It’s ‘back to the future’ with bill on photo radar

By MPP Toby Barrett

Many will remember when Bob Rae introduced photo radar on Ontario’s 400-series highways in 1994 by Bob Rae’s NDP government.

Within three months of the 1994 project launch, the program was churning out close to 13,000 tickets a month, leading the forefathers of today’s Ontario Liberals to criticize the NDP photo radar pilot as “nothing but a cash cow”. As ticket fines surpassed $2 million in November of that first year, and the OPP confirming some people were getting dinged for driving less than 10 kilometers an hour over the speed limit, many in Ontario were furious.

The program met its end after 11 months, when Mike Harris – who called it a cash-grab and promised to scrap the program – was elected premier in 1995.

And today, proposed legislation Bill 65- the Safer School Zones Act – will allow municipalities to implement by-laws permitting photo radar in community safety zones. According to the Highway Traffic Act, a “community safety zone” is any zone where in a municipal council’s opinion, public safety is of special concern on that part of the highway – a definition you could drive a truck through.

By way of example, following Bill 65’s introduction, Hamilton Councillor Sam Merulla announced plans to seek community safety zone designation for the Red Hill Creek Expressway and the Lincoln Alexander Expressway, given the open-ended definition as a community safety zone. The idea of neighbouring municipalities having competing and different definitions of the term “community safety zone” could also be problematic.

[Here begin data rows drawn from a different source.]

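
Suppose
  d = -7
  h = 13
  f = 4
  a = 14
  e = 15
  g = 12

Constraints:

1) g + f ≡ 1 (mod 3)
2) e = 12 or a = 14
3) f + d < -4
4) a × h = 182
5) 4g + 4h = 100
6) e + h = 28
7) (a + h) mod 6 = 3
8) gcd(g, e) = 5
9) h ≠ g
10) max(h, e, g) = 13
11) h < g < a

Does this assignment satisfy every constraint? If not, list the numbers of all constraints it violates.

1) g + f = 16; 16 mod 3 = 1  holds
2) e = 15 ≠ 12, but a = 14 = 14 (second disjunct)  holds
3) f + d = 4 + (-7) = -3; -3 ≥ -4, bound -4 not met  fails
4) a × h = 14 × 13 = 182  holds
5) 4g + 4h = 4(12) + 4(13) = 100  holds
6) e + h = 15 + 13 = 28  holds
7) a + h = 27; 27 mod 6 = 3  holds
8) gcd(12, 15) = 3, not 5  fails
9) h = 13, g = 12; distinct  holds
10) max(13, 15, 12) = 15, not 13  fails
11) values 13, 12, 14; h = 13 is not < g = 12  fails

Violated: 3, 8, 10, and 11.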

As Official Opposition, we always have – and continue to support-  initiatives that help to make our school zones safer. We regret the Minister of Transportation took the school safety issue to open the door to photo radar on municipal expressways, parkways and highways.

By allowing the use of photo radar in a community safety zone without indicating any definition for what a community safety zone is, the proposed legislation is carte blanche for photo radar and its associated fines to be implemented virtually anywhere – or everywhere – within a municipality’s jurisdiction.

Instead of working to create safer school zones, the minister has introduced legislation that could mean a reduced police presence near schools. Substituting cameras for officers does nothing to catch other dangerous driving behaviours, such as distracted driving, drunk driving, weaving or tailgating. We also have questions as to whether school zone radar would be in effect solely when children arrive and depart school or if it will be a 24/7 photo fine revenue generator.

As former Premier McGuinty stated in July 2007, “More needs to be done to crack down on speeding, but photo radar is not the answer.”

And back in November 1993, former McGuinty Finance Minister Greg Sorbara called photo radar: “the most arbitrary, objectionable, obnoxious, repulsive piece of legislation, one of the most repulsive pieces of legislation that the government has brought in, because it just completely abrogates our very long-standing tradition in this province of being innocent until you’re proven guilty in a court of law.”

I’m with Sobara and McGuinty and our Transportation Critic MPP Michael Harris, let’s not bring back photo radar – except perhaps only in bona fide community safety zones – and let’s continue to do everything we can to ensure kid’s safety.